Data related to cost and return over investment (ROI) were evaluated and the results of the cost-benefit analysis for economic status of broiler chicks fed on diets containing different trace minerals are presented in Table 4. Feed cost was highest in birds fed inorganic minerals (at BDT 36.14/kg) and lowest in proteinate fed minerals (at BDT 36.04/kg). The total cost of production was maximum in inorganic (at BDT 96.27/kg) and lowest in proteinate group (at BDT 93.86/kg). The highest extra cost was incurred in inorganic fed group and lowest extra cost was incurred in metho-chelated and proteinate treated birds, respectively. Supplementation of proteinate minerals in the diet of commercial broiler was more profitable (Table 4).

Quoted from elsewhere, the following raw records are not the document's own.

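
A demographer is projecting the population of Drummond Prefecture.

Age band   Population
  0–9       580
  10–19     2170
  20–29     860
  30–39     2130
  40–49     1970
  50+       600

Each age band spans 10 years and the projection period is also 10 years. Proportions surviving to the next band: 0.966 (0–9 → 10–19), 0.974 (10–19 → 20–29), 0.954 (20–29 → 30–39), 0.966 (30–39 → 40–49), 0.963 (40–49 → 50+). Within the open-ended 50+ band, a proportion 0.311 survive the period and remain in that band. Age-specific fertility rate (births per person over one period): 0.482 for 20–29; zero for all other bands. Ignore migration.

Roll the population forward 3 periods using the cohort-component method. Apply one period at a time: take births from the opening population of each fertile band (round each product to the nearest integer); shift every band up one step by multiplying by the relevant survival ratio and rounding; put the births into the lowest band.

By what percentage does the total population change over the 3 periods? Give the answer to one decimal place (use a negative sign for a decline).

— Period 1 —
Births: 860 * 0.482 = 415
10–19: 580 * 0.966 = 560
20–29: 2170 * 0.974 = 2114
30–39: 860 * 0.954 = 820
40–49: 2130 * 0.966 = 2058
50+: 1970 * 0.963 + 600 * 0.311 = 1897 + 187 = 2084
End of period: [415, 560, 2114, 820, 2058, 2084]
— Period 2 —
Births: 2114 * 0.482 = 1019
10–19: 415 * 0.966 = 401
20–29: 560 * 0.974 = 545
30–39: 2114 * 0.954 = 2017
40–49: 820 * 0.966 = 792
50+: 2058 * 0.963 + 2084 * 0.311 = 1982 + 648 = 2630
End of period: [1019, 401, 545, 2017, 792, 2630]
— Period 3 —
Births: 545 * 0.482 = 263
10–19: 1019 * 0.966 = 984
20–29: 401 * 0.974 = 391
30–39: 545 * 0.954 = 520
40–49: 2017 * 0.966 = 1948
50+: 792 * 0.963 + 2630 * 0.311 = 763 + 818 = 1581
End of period: [263, 984, 391, 520, 1948, 1581]
Total: 8310 → 5687; change = -2623; percentage change = -31.6%

-31.6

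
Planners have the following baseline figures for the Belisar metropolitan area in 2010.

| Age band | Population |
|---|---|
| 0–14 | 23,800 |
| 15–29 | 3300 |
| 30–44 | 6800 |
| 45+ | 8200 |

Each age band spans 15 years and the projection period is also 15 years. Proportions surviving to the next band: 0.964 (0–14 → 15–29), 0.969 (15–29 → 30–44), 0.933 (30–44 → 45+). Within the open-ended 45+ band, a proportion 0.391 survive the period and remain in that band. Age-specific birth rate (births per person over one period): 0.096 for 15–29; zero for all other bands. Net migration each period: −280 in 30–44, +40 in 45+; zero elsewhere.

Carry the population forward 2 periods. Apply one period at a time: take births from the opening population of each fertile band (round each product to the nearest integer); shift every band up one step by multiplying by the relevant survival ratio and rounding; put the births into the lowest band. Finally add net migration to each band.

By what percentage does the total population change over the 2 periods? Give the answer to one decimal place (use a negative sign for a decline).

-26.4

(Groups numbered youngest = 1 to oldest = 4.)
— Period 1 —
Births: 3300 × 0.096 = 317
Group 2: 23800 × 0.964 = 22943
Group 3: 3300 × 0.969 = 3198
Group 4: 6800 × 0.933 + 8200 × 0.391 = 6344 + 3206 = 9550
Net migration: Group 3 − 280 → 2918; Group 4 + 40 → 9590
End of period: [317, 22943, 2918, 9590]
— Period 2 —
Births: 22943 × 0.096 = 2203
Group 2: 317 × 0.964 = 306
Group 3: 22943 × 0.969 = 22232
Group 4: 2918 × 0.933 + 9590 × 0.391 = 2722 + 3750 = 6472
Net migration: Group 3 − 280 → 21952; Group 4 + 40 → 6512
End of period: [2203, 306, 21952, 6512]
Total: 42100 → 30973; change = -11127; percentage change = -26.4%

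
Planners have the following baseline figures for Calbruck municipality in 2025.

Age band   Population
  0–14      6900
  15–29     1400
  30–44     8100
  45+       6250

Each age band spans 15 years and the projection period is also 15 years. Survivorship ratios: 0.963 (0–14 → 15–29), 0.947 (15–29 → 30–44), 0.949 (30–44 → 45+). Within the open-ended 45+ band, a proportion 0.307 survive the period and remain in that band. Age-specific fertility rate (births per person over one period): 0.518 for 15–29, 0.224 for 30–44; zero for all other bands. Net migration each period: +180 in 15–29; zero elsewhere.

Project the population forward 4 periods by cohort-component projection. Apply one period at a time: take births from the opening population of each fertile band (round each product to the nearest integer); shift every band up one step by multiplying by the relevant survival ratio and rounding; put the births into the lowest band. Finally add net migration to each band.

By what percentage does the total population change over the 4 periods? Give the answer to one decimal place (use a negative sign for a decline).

-39.3

(Groups numbered youngest = 1 to oldest = 4.)
— Period 1 —
Births: 1400 × 0.518 = 725, 8100 × 0.224 = 1814 ⇒ total 2539
Group 2: 6900 × 0.963 = 6645
Group 3: 1400 × 0.947 = 1326
Group 4: 8100 × 0.949 + 6250 × 0.307 = 7687 + 1919 = 9606
Net migration: Group 2 + 180 → 6825
End of period: [2539, 6825, 1326, 9606]
— Period 2 —
Births: 6825 × 0.518 = 3535, 1326 × 0.224 = 297 ⇒ total 3832
Group 2: 2539 × 0.963 = 2445
Group 3: 6825 × 0.947 = 6463
Group 4: 1326 × 0.949 + 9606 × 0.307 = 1258 + 2949 = 4207
Net migration: Group 2 + 180 → 2625
End of period: [3832, 2625, 6463, 4207]
— Period 3 —
Births: 2625 × 0.518 = 1360, 6463 × 0.224 = 1448 ⇒ total 2808
Group 2: 3832 × 0.963 = 3690
Group 3: 2625 × 0.947 = 2486
Group 4: 6463 × 0.949 + 4207 × 0.307 = 6133 + 1292 = 7425
Net migration: Group 2 + 180 → 3870
End of period: [2808, 3870, 2486, 7425]
— Period 4 —
Births: 3870 × 0.518 = 2005, 2486 × 0.224 = 557 ⇒ total 2562
Group 2: 2808 × 0.963 = 2704
Group 3: 3870 × 0.947 = 3665
Group 4: 2486 × 0.949 + 7425 × 0.307 = 2359 + 2279 = 4638
Net migration: Group 2 + 180 → 2884
End of period: [2562, 2884, 3665, 4638]
Total: 22650 → 13749; change = -8901; percentage change = -39.3%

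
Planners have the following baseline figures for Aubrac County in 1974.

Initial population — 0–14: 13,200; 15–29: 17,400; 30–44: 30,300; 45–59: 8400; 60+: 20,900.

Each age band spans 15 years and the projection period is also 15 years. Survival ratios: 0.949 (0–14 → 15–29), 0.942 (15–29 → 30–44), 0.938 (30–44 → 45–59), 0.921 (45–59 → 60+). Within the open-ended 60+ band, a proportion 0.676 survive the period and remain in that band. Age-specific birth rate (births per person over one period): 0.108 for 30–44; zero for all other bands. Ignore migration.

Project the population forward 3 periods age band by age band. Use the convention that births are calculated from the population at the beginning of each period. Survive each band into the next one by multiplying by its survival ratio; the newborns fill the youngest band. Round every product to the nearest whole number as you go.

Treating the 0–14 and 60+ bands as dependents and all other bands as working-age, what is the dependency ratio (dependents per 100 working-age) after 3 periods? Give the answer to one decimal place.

275.1

— Period 1 —
Births: 30300 × 0.108 = 3272
15–29: 13200 × 0.949 = 12527
30–44: 17400 × 0.942 = 16391
45–59: 30300 × 0.938 = 28421
60+: 8400 × 0.921 + 20900 × 0.676 = 7736 + 14128 = 21864
End of period: [3272, 12527, 16391, 28421, 21864]
— Period 2 —
Births: 16391 × 0.108 = 1770
15–29: 3272 × 0.949 = 3105
30–44: 12527 × 0.942 = 11800
45–59: 16391 × 0.938 = 15375
60+: 28421 × 0.921 + 21864 × 0.676 = 26176 + 14780 = 40956
End of period: [1770, 3105, 11800, 15375, 40956]
— Period 3 —
Births: 11800 × 0.108 = 1274
15–29: 1770 × 0.949 = 1680
30–44: 3105 × 0.942 = 2925
45–59: 11800 × 0.938 = 11068
60+: 15375 × 0.921 + 40956 × 0.676 = 14160 + 27686 = 41846
End of period: [1274, 1680, 2925, 11068, 41846]
Dependents (band 0–14 + band 60+) = 1274 + 41846 = 43120; working-age = 15673; ratio = 43120/15673 × 100 = 275.1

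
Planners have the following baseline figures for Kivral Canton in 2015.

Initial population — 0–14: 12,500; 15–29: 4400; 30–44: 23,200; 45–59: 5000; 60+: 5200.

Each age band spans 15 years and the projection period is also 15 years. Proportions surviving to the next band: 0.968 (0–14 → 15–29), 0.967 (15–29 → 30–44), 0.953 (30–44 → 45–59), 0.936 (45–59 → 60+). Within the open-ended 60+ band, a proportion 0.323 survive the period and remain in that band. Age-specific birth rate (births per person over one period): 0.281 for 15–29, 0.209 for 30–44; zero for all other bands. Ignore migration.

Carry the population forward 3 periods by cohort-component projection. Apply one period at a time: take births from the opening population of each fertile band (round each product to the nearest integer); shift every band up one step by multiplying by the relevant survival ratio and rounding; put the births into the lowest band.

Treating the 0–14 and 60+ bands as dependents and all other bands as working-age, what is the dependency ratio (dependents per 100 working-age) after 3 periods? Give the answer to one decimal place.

72.6

Call the bands 1 to 5, youngest first.
[period 1]
Births: 4400 * 0.281 = 1236, 23200 * 0.209 = 4849 → 6085
Band 2: 12500 * 0.968 = 12100
Band 3: 4400 * 0.967 = 4255
Band 4: 23200 * 0.953 = 22110
Band 5: 5000 * 0.936 + 5200 * 0.323 = 4680 + 1680 = 6360
Giving 6085 / 12100 / 4255 / 22110 / 6360.
[period 2]
Births: 12100 * 0.281 = 3400, 4255 * 0.209 = 889 → 4289
Band 2: 6085 * 0.968 = 5890
Band 3: 12100 * 0.967 = 11701
Band 4: 4255 * 0.953 = 4055
Band 5: 22110 * 0.936 + 6360 * 0.323 = 20695 + 2054 = 22749
Giving 4289 / 5890 / 11701 / 4055 / 22749.
[period 3]
Births: 5890 * 0.281 = 1655, 11701 * 0.209 = 2446 → 4101
Band 2: 4289 * 0.968 = 4152
Band 3: 5890 * 0.967 = 5696
Band 4: 11701 * 0.953 = 11151
Band 5: 4055 * 0.936 + 22749 * 0.323 = 3795 + 7348 = 11143
Giving 4101 / 4152 / 5696 / 11151 / 11143.
Dependents (band 0–14 + band 60+) = 4101 + 11143 = 15244; working-age = 20999; ratio = 15244/20999 × 100 = 72.6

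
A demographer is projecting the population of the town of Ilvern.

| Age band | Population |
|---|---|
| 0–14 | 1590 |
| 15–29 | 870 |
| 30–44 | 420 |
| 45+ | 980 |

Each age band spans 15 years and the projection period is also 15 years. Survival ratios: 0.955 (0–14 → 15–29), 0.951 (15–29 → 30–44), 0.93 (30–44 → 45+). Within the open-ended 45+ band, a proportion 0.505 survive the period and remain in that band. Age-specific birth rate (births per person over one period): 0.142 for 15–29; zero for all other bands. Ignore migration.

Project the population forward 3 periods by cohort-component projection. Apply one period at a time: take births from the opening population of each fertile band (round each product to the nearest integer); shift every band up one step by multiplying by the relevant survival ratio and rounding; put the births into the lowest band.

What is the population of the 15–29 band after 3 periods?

206

Call the bands 1 to 4, youngest first.
Period 1.
Births: 870 × 0.142 = 124
Band 2: 1590 × 0.955 = 1518
Band 3: 870 × 0.951 = 827
Band 4: 420 × 0.93 + 980 × 0.505 = 391 + 495 = 886
→ [124, 1518, 827, 886]
Period 2.
Births: 1518 × 0.142 = 216
Band 2: 124 × 0.955 = 118
Band 3: 1518 × 0.951 = 1444
Band 4: 827 × 0.93 + 886 × 0.505 = 769 + 447 = 1216
→ [216, 118, 1444, 1216]
Period 3.
Births: 118 × 0.142 = 17
Band 2: 216 × 0.955 = 206
Band 3: 118 × 0.951 = 112
Band 4: 1444 × 0.93 + 1216 × 0.505 = 1343 + 614 = 1957
→ [17, 206, 112, 1957]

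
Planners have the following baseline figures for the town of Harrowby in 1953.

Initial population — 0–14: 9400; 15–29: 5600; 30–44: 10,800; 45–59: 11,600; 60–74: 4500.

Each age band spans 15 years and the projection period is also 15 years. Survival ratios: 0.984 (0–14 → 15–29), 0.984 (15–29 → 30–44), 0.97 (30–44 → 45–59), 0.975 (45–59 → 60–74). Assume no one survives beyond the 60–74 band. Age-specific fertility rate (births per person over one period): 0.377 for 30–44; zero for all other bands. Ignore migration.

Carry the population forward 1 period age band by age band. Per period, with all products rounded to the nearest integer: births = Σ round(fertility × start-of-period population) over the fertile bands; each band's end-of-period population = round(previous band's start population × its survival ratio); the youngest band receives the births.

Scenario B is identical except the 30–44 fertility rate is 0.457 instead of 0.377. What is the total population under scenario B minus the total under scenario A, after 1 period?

864

Call the groups 1 to 5, youngest first.
[period 1]
Births: 10800 × 0.377 = 4072
Group 2: 9400 × 0.984 = 9250
Group 3: 5600 × 0.984 = 5510
Group 4: 10800 × 0.97 = 10476
Group 5: 11600 × 0.975 = 11310
→ [4072, 9250, 5510, 10476, 11310]
Scenario A total after 1 period: 40618
Scenario B projection —
[period 1]
Births: 10800 × 0.457 = 4936
Group 2: 9400 × 0.984 = 9250
Group 3: 5600 × 0.984 = 5510
Group 4: 10800 × 0.97 = 10476
Group 5: 11600 × 0.975 = 11310
→ [4936, 9250, 5510, 10476, 11310]
Scenario B total after 1 period: 41482
Difference B − A = 41482 − 40618 = 864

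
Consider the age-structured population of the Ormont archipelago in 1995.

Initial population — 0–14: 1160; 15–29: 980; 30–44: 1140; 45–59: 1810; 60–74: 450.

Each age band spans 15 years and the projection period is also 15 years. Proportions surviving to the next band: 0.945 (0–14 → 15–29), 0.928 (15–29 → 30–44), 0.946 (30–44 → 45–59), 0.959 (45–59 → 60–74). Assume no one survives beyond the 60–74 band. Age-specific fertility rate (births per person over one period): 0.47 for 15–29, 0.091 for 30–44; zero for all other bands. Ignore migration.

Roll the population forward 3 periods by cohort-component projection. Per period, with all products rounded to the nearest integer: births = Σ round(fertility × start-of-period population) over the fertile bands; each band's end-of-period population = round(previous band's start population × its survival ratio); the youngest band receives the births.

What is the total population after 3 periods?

Call the bands 1 to 5, youngest first.
— Period 1 —
Births: 980 × 0.47 = 461 ; 1140 × 0.091 = 104 → 565
Band 2: 1160 × 0.945 = 1096
Band 3: 980 × 0.928 = 909
Band 4: 1140 × 0.946 = 1078
Band 5: 1810 × 0.959 = 1736
Giving 565 / 1096 / 909 / 1078 / 1736.
— Period 2 —
Births: 1096 × 0.47 = 515 ; 909 × 0.091 = 83 → 598
Band 2: 565 × 0.945 = 534
Band 3: 1096 × 0.928 = 1017
Band 4: 909 × 0.946 = 860
Band 5: 1078 × 0.959 = 1034
Giving 598 / 534 / 1017 / 860 / 1034.
— Period 3 —
Births: 534 × 0.47 = 251 ; 1017 × 0.091 = 93 → 344
Band 2: 598 × 0.945 = 565
Band 3: 534 × 0.928 = 496
Band 4: 1017 × 0.946 = 962
Band 5: 860 × 0.959 = 825
Giving 344 / 565 / 496 / 962 / 825.
Total after period 3: 344 + 565 + 496 + 962 + 825 = 3192

3192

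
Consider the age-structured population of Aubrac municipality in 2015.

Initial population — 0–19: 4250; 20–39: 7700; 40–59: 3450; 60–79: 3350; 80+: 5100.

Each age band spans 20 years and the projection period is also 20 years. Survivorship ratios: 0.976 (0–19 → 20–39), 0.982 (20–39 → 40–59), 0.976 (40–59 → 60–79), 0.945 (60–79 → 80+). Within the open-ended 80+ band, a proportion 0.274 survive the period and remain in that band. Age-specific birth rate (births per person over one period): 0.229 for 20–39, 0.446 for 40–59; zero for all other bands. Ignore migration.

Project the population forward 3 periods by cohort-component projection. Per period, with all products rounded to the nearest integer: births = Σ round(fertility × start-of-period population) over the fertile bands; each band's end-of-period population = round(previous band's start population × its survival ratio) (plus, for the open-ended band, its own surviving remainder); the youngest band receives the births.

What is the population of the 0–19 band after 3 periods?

2555

Period 1.
Births: 7700 × 0.229 = 1763 ; 3450 × 0.446 = 1539 → total 3302
20–39: 4250 × 0.976 = 4148
40–59: 7700 × 0.982 = 7561
60–79: 3450 × 0.976 = 3367
80+: 3350 × 0.945 + 5100 × 0.274 = 3166 + 1397 = 4563
End of period: [3302, 4148, 7561, 3367, 4563]
Period 2.
Births: 4148 × 0.229 = 950 ; 7561 × 0.446 = 3372 → total 4322
20–39: 3302 × 0.976 = 3223
40–59: 4148 × 0.982 = 4073
60–79: 7561 × 0.976 = 7380
80+: 3367 × 0.945 + 4563 × 0.274 = 3182 + 1250 = 4432
End of period: [4322, 3223, 4073, 7380, 4432]
Period 3.
Births: 3223 × 0.229 = 738 ; 4073 × 0.446 = 1817 → total 2555
20–39: 4322 × 0.976 = 4218
40–59: 3223 × 0.982 = 3165
60–79: 4073 × 0.976 = 3975
80+: 7380 × 0.945 + 4432 × 0.274 = 6974 + 1214 = 8188
End of period: [2555, 4218, 3165, 3975, 8188]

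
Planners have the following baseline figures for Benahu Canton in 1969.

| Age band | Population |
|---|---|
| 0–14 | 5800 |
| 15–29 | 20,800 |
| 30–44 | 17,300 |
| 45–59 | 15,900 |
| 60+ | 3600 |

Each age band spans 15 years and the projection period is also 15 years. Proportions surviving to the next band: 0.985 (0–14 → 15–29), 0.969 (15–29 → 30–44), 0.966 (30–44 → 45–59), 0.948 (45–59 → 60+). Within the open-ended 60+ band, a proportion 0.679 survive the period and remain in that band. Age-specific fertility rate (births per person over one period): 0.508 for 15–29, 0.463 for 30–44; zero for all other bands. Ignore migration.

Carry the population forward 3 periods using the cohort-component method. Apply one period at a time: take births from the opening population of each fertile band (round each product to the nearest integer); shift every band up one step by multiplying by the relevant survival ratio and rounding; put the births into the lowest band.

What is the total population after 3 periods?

Let band 1 be 0–14 through band 5 = 60+.
Period 1.
Births: 20800 × 0.508 = 10566  |  17300 × 0.463 = 8010 — total 18576
Band 2: 5800 × 0.985 = 5713
Band 3: 20800 × 0.969 = 20155
Band 4: 17300 × 0.966 = 16712
Band 5: 15900 × 0.948 + 3600 × 0.679 = 15073 + 2444 = 17517
Population now: 0–14=18576, 15–29=5713, 30–44=20155, 45–59=16712, 60+=17517
Period 2.
Births: 5713 × 0.508 = 2902  |  20155 × 0.463 = 9332 — total 12234
Band 2: 18576 × 0.985 = 18297
Band 3: 5713 × 0.969 = 5536
Band 4: 20155 × 0.966 = 19470
Band 5: 16712 × 0.948 + 17517 × 0.679 = 15843 + 11894 = 27737
Population now: 0–14=12234, 15–29=18297, 30–44=5536, 45–59=19470, 60+=27737
Period 3.
Births: 18297 × 0.508 = 9295  |  5536 × 0.463 = 2563 — total 11858
Band 2: 12234 × 0.985 = 12050
Band 3: 18297 × 0.969 = 17730
Band 4: 5536 × 0.966 = 5348
Band 5: 19470 × 0.948 + 27737 × 0.679 = 18458 + 18833 = 37291
Population now: 0–14=11858, 15–29=12050, 30–44=17730, 45–59=5348, 60+=37291
Total after period 3: 11858 + 12050 + 17730 + 5348 + 37291 = 84277

84277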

In this research, it was found that OTM-supplemented diet reduced production cost by increasing profit which was also indicated previously in a number of studies [23,30,31].

Table 4.

Cost benefit analysis for feeding different forms of organic trace minerals to broilers.

Items	T1	T2	T3	T4
Feed intake (kg/bird)	2.89	2.88	2.91	2.91
Final weight (kg/bird)	1.76	1.79	1.79	1.81
Feed price (kg)	35.95	35.96	35.94	35.93
Inorganic at Tk.190/kg	0.19	0.00	0.00	0.00
Propionate at Tk.210/kg	0.00	0.125	0.00	0.00
Metho-chelated at Tk.225/kg	0.00	0.00	0.113	0.00
Proteinate at Tk.225/kg	0.00	0.00	0.00	0.113
Feed cost/kg	36.14	36.08	36.05	36.04
Feed cost/bird	104.44	103.94	104.91	104.88
Others (Chicks, vaccines, litter, disinfectants, transport, labor etc.)	65.00	65.00	65.00	65.00
Total cost production Tk./broiler	169.44	168.94	169.91	169.88
Total cost of production Tk./kg	96.27	94.38	94.92	93.86
Sale price Tk. /broiler at 120/kg	211.20	214.80	214.80	217.20
Profit Tk./broiler	41.76	45.86	44.89	47.32
Profit Tk./kg	23.72	25.62	25.08	26.14
Profit Tk./kg (over control)	0.00	1.90	1.36	2.72

T1 = inorganic trace minerals; T2 = propionate minerals; T3 = metho-chelated; T4 = proteinate trace minerals; kg = kilogram; Tk. = Taka, / = per.

Conclusion

The effects of feeding propionate and proteinate OTM to broilers on growth performance are either similar to or better than their inorganic counterpart and metho-chelated OTM. Wing meat was increased in proteinate fed group compared with propionate and metho-chelated minerals and inorganic minerals. Finally, the highest AT against IBD was produced in propionate fed broilers compared with birds that received other organic minerals and inorganic minerals. Using proteinate mineral was the most cost effective.